Unfortunately, it is part of the clinical picture that those affected can suffer further strokes after acute treatment for a cerebral infarction. Therefore, experts advise to seek inpatient rehab. The reduction in brain performance is difficult to diagnose in outpatient rehab. These can be various symptoms, such as a disturbance of perception, memory or short-term memory.
It is difficult to make a general statement about the correct follow-up care for a cerebral infarction. It requires an exact investigation of the cause in order to connect to it the optimal aftercare. However, it is precisely the control and reduction of risk factors that should be taken into account during follow-up care.

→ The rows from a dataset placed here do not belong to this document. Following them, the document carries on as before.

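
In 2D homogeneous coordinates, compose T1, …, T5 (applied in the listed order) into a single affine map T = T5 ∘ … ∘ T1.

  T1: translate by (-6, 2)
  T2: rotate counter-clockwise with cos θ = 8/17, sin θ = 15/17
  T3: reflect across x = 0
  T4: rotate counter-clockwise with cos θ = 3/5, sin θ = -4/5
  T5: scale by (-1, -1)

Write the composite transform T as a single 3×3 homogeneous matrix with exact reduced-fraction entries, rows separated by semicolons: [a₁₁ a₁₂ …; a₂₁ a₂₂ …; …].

T1 = [1 0 -6; 0 1 2; 0 0 1]
T2·T1 = [8/17 -15/17 -78/17; 15/17 8/17 -74/17; 0 0 1]
T3·…·T1 = [-8/17 15/17 78/17; 15/17 8/17 -74/17; 0 0 1]
T4·…·T1 = [36/85 77/85 -62/85; 77/85 -36/85 -534/85; 0 0 1]
T5·…·T1 = [-36/85 -77/85 62/85; -77/85 36/85 534/85; 0 0 1]

T = [-36/85 -77/85 62/85; -77/85 36/85 534/85; 0 0 1]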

Smoking, obesity and a generally unhealthy lifestyle massively increase the risk of another cerebral infarction. Adequate exercise, a healthy diet and little alcohol and tobacco products can ensure that another cerebral infarction does not recur, even at an advanced age.
You can do that yourself
A cerebral infarction is also known as a stroke, where every minute counts to be recognized as such. If this is treated successfully as soon as possible, follow-up care will be inevitable. The longer the diagnosis is postponed, the more damage can be caused to the sick person. In the event of consequential damage caused by the disease, such as one-sided paralysis or language difficulties, the person affected must take professional rehabilitation measures. These should be carried out by a specialist in his practice. It takes a lot of patience and empathy to achieve effective recovery. With timely detection and treatment as well as the necessary therapy, it is possible in many cases that the patient is completely cured again.
In order to avoid a subsequent cerebral infarction, the patient will have to change his or her lifestyle, stop smoking and excessive alcohol consumption and, under certain circumstances, change the diet to a healthy diet. If another incident does occur, it is important to take immediate action. These are to be brought to the hospital immediately or to call the emergency service, who is told on the phone that a cerebral infarction has already preceded. The signs are one-sided obstruction of the movement, difficulty speaking, impaired vision, which can be recognized.